If you were in business around the turn of the millennium, you’ll no doubt have been spooked by talk of the Millennium Bug – you may even have taken steps to prevent the glitch from crippling your company’s IT systems.
Now someone is suggesting it was never really a problem – unsurprisingly, they’re using this theory to support their own about Brexit, and the doom-merchants are wrong on the impact of leaving the EU, just as the experts were wrong about the impact of the Millennium Bug.
So, did we really all overestimate the Millennium Bug?
What is the Millennium Bug?
Also known as the Year 2000 problem, or Y2K problem, the Millennium Bug was a problem that surfaced towards the end of the last millennium, when it was believed computer software wouldn’t be able to cope with the year end changing from 99 to 00.

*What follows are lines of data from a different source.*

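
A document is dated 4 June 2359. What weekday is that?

Doomsday rule: the anchor day for the 2300s is Wednesday. For year 59: 59÷12 = 4 r 11, and 11÷4 = 2, so 4+11+2 = 17.
Wednesday + 17 ≡ Saturday — that's 2359's doomsday.
In June the doomsday date is Jun 6.
Jun 4 is 2 days before Jun 6; 2 mod 7 = 2, so Saturday − 2 = Thursday.

Thursday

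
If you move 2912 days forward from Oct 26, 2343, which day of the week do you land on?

First find the weekday of Oct 26, 2343. Doomsday rule: the anchor day for the 2300s is Wednesday. For year 43: 43÷12 = 3 r 7, and 7÷4 = 1, so 3+7+1 = 11.
Wednesday + 11 ≡ Sunday — that's 2343's doomsday.
In October the doomsday date is Oct 10.
Oct 26 is 16 days after Oct 10; 16 mod 7 = 2, so Sunday + 2 = Tuesday.
2912 mod 7 = 0, so 2912 days after a Tuesday is Tuesday + 0 = Tuesday.

Tuesday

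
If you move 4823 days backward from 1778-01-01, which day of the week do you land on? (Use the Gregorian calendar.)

First find the weekday of Jan 1, 1778. Doomsday rule: the anchor day for the 1700s is Sunday. For year 78: 78÷12 = 6 r 6, and 6÷4 = 1, so 6+6+1 = 13.
Sunday + 13 ≡ Saturday — that's 1778's doomsday.
In January the doomsday date is Jan 3 (1778 is not a leap year).
Jan 1 is 2 days before Jan 3; 2 mod 7 = 2, so Saturday − 2 = Thursday.
4823 mod 7 = 0, so 4823 days before a Thursday is Thursday − 0 = Thursday.

Thursday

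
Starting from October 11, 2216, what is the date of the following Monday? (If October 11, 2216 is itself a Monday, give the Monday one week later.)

Oct 11, 2216 is a Friday.
From Friday to the next Monday is 3 days.
Oct 11, 2216 + 3 = Oct 14, 2216.

October 14, 2216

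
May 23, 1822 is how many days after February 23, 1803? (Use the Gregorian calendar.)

Feb 23, 1803 → Feb 23, 1804: 365 days.
Feb 23, 1804 → Feb 23, 1805: 366 days (Feb 29, 1804 is in that span).
Feb 23, 1805 → Feb 23, 1806: 365 days.
Feb 23, 1806 → Feb 23, 1807: 365 days.
Feb 23, 1807 → Feb 23, 1808: 365 days.
Feb 23, 1808 → Feb 23, 1809: 366 days (Feb 29, 1808 is in that span).
Feb 23, 1809 → Feb 23, 1810: 365 days.
Feb 23, 1810 → Feb 23, 1811: 365 days.
Feb 23, 1811 → Feb 23, 1812: 365 days.
Feb 23, 1812 → Feb 23, 1813: 366 days (Feb 29, 1812 is in that span).
Feb 23, 1813 → Feb 23, 1814: 365 days.
Feb 23, 1814 → Feb 23, 1815: 365 days.
Feb 23, 1815 → Feb 23, 1816: 365 days.
Feb 23, 1816 → Feb 23, 1817: 366 days (Feb 29, 1816 is in that span).
Feb 23, 1817 → Feb 23, 1818: 365 days.
Feb 23, 1818 → Feb 23, 1819: 365 days.
Feb 23, 1819 → Feb 23, 1820: 365 days.
Feb 23, 1820 → Feb 23, 1821: 366 days (Feb 29, 1820 is in that span).
Feb 23, 1821 → Feb 23, 1822: 365 days.
Feb 23, 1822 → Mar 23, 1822: 28 days (February has 28).
Mar 23, 1822 → Apr 23, 1822: 31 days (March has 31).
Apr 23, 1822 → May 23, 1822: 30 days.
Total: 7029 days.

7029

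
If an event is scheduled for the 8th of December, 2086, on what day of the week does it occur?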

On the face of it, this may not sound like a big deal, but at the time, it was end-of-days stuff – electronic equipment was going to malfunction, airplanes were going to drop from the sky, and the economy was going to crash. The latter didn’t actually happen for another eight years, and had nothing to do with a computer glitch and everything to do with greed and malpractice.

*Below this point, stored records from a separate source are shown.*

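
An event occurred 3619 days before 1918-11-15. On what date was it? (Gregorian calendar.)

−365 (one year) → Nov 15, 1917 (3254 left).
−365 (one year) → Nov 15, 1916 (2889 left).
−366 (one year; includes Feb 29, 1916) → Nov 15, 1915 (2523 left).
−365 (one year) → Nov 15, 1914 (2158 left).
−365 (one year) → Nov 15, 1913 (1793 left).
−365 (one year) → Nov 15, 1912 (1428 left).
−366 (one year; includes Feb 29, 1912) → Nov 15, 1911 (1062 left).
−365 (one year) → Nov 15, 1910 (697 left).
−365 (one year) → Nov 15, 1909 (332 left).
−15 → Oct 31, 1909 (end of Oct, 31 days; 317 left).
−31 → Sep 30, 1909 (end of Sep, 30 days; 286 left).
−30 → Aug 31, 1909 (end of Aug, 31 days; 256 left).
−31 → Jul 31, 1909 (end of Jul, 31 days; 225 left).
−31 → Jun 30, 1909 (end of Jun, 30 days; 194 left).
−30 → May 31, 1909 (end of May, 31 days; 164 left).
−31 → Apr 30, 1909 (end of Apr, 30 days; 133 left).
−30 → Mar 31, 1909 (end of Mar, 31 days; 103 left).
−31 → Feb 28, 1909 (end of Feb, 28 days; 72 left).
−28 → Jan 31, 1909 (end of Jan, 31 days; 44 left).
−31 → Dec 31, 1908 (end of Dec, 31 days; 13 left).
−13 → Dec 18, 1908.

December 18, 1908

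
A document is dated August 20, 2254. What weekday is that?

Sunday

Doomsday rule: the anchor day for the 2200s is Friday. For year 54: 54÷12 = 4 r 6, and 6÷4 = 1, so 4+6+1 = 11.
Friday + 11 ≡ Tuesday — that's 2254's doomsday.
In August the doomsday date is Aug 8.
Aug 20 is 12 days after Aug 8; 12 mod 7 = 5, so Tuesday + 5 = Sunday.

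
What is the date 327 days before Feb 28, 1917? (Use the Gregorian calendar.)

April 7, 1916

−28 → Jan 31, 1917 (end of Jan, 31 days; 299 left).
−31 → Dec 31, 1916 (end of Dec, 31 days; 268 left).
−31 → Nov 30, 1916 (end of Nov, 30 days; 237 left).
−30 → Oct 31, 1916 (end of Oct, 31 days; 207 left).
−31 → Sep 30, 1916 (end of Sep, 30 days; 176 left).
−30 → Aug 31, 1916 (end of Aug, 31 days; 146 left).
−31 → Jul 31, 1916 (end of Jul, 31 days; 115 left).
−31 → Jun 30, 1916 (end of Jun, 30 days; 84 left).
−30 → May 31, 1916 (end of May, 31 days; 54 left).
−31 → Apr 30, 1916 (end of Apr, 30 days; 23 left).
−23 → Apr 7, 1916.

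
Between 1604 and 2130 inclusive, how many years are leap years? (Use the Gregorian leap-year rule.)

Multiples of 4 in [1604,2130]: 132.
Of those, multiples of 100: 5 (not leap unless ÷400).
Multiples of 400: 1.
Leap years = 132 − 5 + 1 = 128.

128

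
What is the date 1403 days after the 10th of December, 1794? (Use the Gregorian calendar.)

October 13, 1798

+365 (one year) → Dec 10, 1795 (1038 left).
+366 (one year; includes Feb 29, 1796) → Dec 10, 1796 (672 left).
+365 (one year) → Dec 10, 1797 (307 left).
Dec has 31 days: +22 → Jan 1, 1798 (285 left).
Jan has 31 days: +31 → Feb 1, 1798 (254 left).
Feb has 28 days: +28 → Mar 1, 1798 (226 left).
Mar has 31 days: +31 → Apr 1, 1798 (195 left).
Apr has 30 days: +30 → May 1, 1798 (165 left).
May has 31 days: +31 → Jun 1, 1798 (134 left).
Jun has 30 days: +30 → Jul 1, 1798 (104 left).
Jul has 31 days: +31 → Aug 1, 1798 (73 left).
Aug has 31 days: +31 → Sep 1, 1798 (42 left).
Sep has 30 days: +30 → Oct 1, 1798 (12 left).
+12 → Oct 13, 1798.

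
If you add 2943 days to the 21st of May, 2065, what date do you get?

+365 (one year) → May 21, 2066 (2578 left).
+365 (one year) → May 21, 2067 (2213 left).
+366 (one year; includes Feb 29, 2068) → May 21, 2068 (1847 left).
+365 (one year) → May 21, 2069 (1482 left).
+365 (one year) → May 21, 2070 (1117 left).
+365 (one year) → May 21, 2071 (752 left).
+366 (one year; includes Feb 29, 2072) → May 21, 2072 (386 left).
May has 31 days: +11 → Jun 1, 2072 (375 left).
Jun has 30 days: +30 → Jul 1, 2072 (345 left).
Jul has 31 days: +31 → Aug 1, 2072 (314 left).
Aug has 31 days: +31 → Sep 1, 2072 (283 left).
Sep has 30 days: +30 → Oct 1, 2072 (253 left).
Oct has 31 days: +31 → Nov 1, 2072 (222 left).
Nov has 30 days: +30 → Dec 1, 2072 (192 left).
Dec has 31 days: +31 → Jan 1, 2073 (161 left).
Jan has 31 days: +31 → Feb 1, 2073 (130 left).
Feb has 28 days: +28 → Mar 1, 2073 (102 left).
Mar has 31 days: +31 → Apr 1, 2073 (71 left).
Apr has 30 days: +30 → May 1, 2073 (41 left).
May has 31 days: +31 → Jun 1, 2073 (10 left).
+10 → Jun 11, 2073.

June 11, 2073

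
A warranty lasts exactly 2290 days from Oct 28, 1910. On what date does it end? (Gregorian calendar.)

+365 (one year) → Oct 28, 1911 (1925 left).
+366 (one year; includes Feb 29, 1912) → Oct 28, 1912 (1559 left).
+365 (one year) → Oct 28, 1913 (1194 left).
+365 (one year) → Oct 28, 1914 (829 left).
+365 (one year) → Oct 28, 1915 (464 left).
+366 (one year; includes Feb 29, 1916) → Oct 28, 1916 (98 left).
Oct has 31 days: +4 → Nov 1, 1916 (94 left).
Nov has 30 days: +30 → Dec 1, 1916 (64 left).
Dec has 31 days: +31 → Jan 1, 1917 (33 left).
Jan has 31 days: +31 → Feb 1, 1917 (2 left).
+2 → Feb 3, 1917.

February 3, 1917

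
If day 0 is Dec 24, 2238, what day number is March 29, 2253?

5209

Dec 24, 2238 → Dec 24, 2239: 365 days.
Dec 24, 2239 → Dec 24, 2240: 366 days (Feb 29, 2240 is in that span).
Dec 24, 2240 → Dec 24, 2241: 365 days.
Dec 24, 2241 → Dec 24, 2242: 365 days.
Dec 24, 2242 → Dec 24, 2243: 365 days.
Dec 24, 2243 → Dec 24, 2244: 366 days (Feb 29, 2244 is in that span).
Dec 24, 2244 → Dec 24, 2245: 365 days.
Dec 24, 2245 → Dec 24, 2246: 365 days.
Dec 24, 2246 → Dec 24, 2247: 365 days.
Dec 24, 2247 → Dec 24, 2248: 366 days (Feb 29, 2248 is in that span).
Dec 24, 2248 → Dec 24, 2249: 365 days.
Dec 24, 2249 → Dec 24, 2250: 365 days.
Dec 24, 2250 → Dec 24, 2251: 365 days.
Dec 24, 2251 → Dec 24, 2252: 366 days (Feb 29, 2252 is in that span).
Dec 24, 2252 → Jan 24, 2253: 31 days (December has 31).
Jan 24, 2253 → Feb 24, 2253: 31 days (January has 31).
Feb 24, 2253 → Mar 24, 2253: 28 days (February has 28).
Mar 24, 2253 → Mar 29, 2253: 5 days.
Total: 5209 days.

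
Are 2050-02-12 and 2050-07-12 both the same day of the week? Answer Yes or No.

No

From Feb 12, 2050 to Jul 12, 2050 is 150 days.
150 mod 7 = 3, so they are different weekdays.
(Feb 12, 2050 is a Saturday; Jul 12, 2050 is a Tuesday.)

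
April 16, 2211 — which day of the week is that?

Tuesday

Doomsday rule: the anchor day for the 2200s is Friday. For year 11: 11÷12 = 0 r 11, and 11÷4 = 2, so 0+11+2 = 13.
Friday + 13 ≡ Thursday — that's 2211's doomsday.
In April the doomsday date is Apr 4.
Apr 16 is 12 days after Apr 4; 12 mod 7 = 5, so Thursday + 5 = Tuesday.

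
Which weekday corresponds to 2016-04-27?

Doomsday rule: the anchor day for the 2000s is Tuesday. For year 16: 16÷12 = 1 r 4, and 4÷4 = 1, so 1+4+1 = 6.
Tuesday + 6 ≡ Monday — that's 2016's doomsday.
In April the doomsday date is Apr 4.
Apr 27 is 23 days after Apr 4; 23 mod 7 = 2, so Monday + 2 = Wednesday.

Wednesday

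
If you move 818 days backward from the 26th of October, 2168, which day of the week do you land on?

Thursday

Oct 26, 2168 is a Wednesday.
818 mod 7 = 6, so 818 days before a Wednesday is Wednesday − 6 = Thursday.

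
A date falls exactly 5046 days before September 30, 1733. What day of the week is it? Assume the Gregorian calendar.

Thursday

First find the weekday of Sep 30, 1733. Doomsday rule: the anchor day for the 1700s is Sunday. For year 33: 33÷12 = 2 r 9, and 9÷4 = 2, so 2+9+2 = 13.
Sunday + 13 ≡ Saturday — that's 1733's doomsday.
In September the doomsday date is Sep 5.
Sep 30 is 25 days after Sep 5; 25 mod 7 = 4, so Saturday + 4 = Wednesday.
5046 mod 7 = 6, so 5046 days before a Wednesday is Wednesday − 6 = Thursday.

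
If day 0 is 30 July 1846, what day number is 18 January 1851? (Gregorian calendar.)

1633

Jul 30, 1846 → Jul 30, 1847: 365 days.
Jul 30, 1847 → Jul 30, 1848: 366 days (Feb 29, 1848 is in that span).
Jul 30, 1848 → Jul 30, 1849: 365 days.
Jul 30, 1849 → Jul 30, 1850: 365 days.
Jul 30, 1850 → Aug 30, 1850: 31 days (July has 31).
Aug 30, 1850 → Sep 30, 1850: 31 days (August has 31).
Sep 30, 1850 → Oct 30, 1850: 30 days (September has 30).
Oct 30, 1850 → Nov 30, 1850: 31 days (October has 31).
Nov 30, 1850 → Dec 30, 1850: 30 days (November has 30).
Dec 30, 1850 → Jan 18, 1851: 19 days.
Total: 1633 days.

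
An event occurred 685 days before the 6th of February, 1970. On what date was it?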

The bug was about the way the clocks inside computers had been designed, and the limitations this design had placed upon them. In order to save memory, computers listed years by the last two digits – so 1998 became 98, 1999 became 99, and so on – but when the new millennium arrived, it was expected many computer clocks would see 00 and understand that to mean 1900.
“All of a sudden your business logic wouldn’t work,” says Ross Anderson, professor of security engineering at Cambridge University, of the threat. “The time of an invoice, delivery, transaction or any of the other 101 processes a business has is thrown completely off”.
Would the impact of the Bug have been that bad?
Although some are quick to play down the potential impact of the Bug, those on the front line in the late 90s insist disaster was only averted due to hard work, diligence and foresight.
Some bugs did slip through the next though, and caused relative chaos to those affected on January 1, 2000, but nothing like the potential doomsday scenario that was predicted.
For instance, some credit card transactions failed in the UK, while in Italy, Telecom Italia sent out bills for the first two months of 1900. Further afield and Japan saw a system that collects flight information for small aircraft fail (the closest we came to airplanes falling from the sky), while in the US, hundreds of slot machines at race tracks in Delaware failed, while the website of the Naval Observatory, the official timekeeper in America, reported the date as 19100.
So, it’s difficult to say just how big an impact the Bug would have had – were theses minor instances just glitches because of little or poor preparation, or would this sort of relatively low-key glitch been the worst the Bug could have thrown at us?
In short, we’ll never know, and whichever outcome you think most likely will really come down to who you believe.
And it’s much the same with Brexit, the trouble is, it seems like nowhere near enough forward planning has been done, and the clock is ticking to our new year zero. Doomsday may come 19 years later than we thought.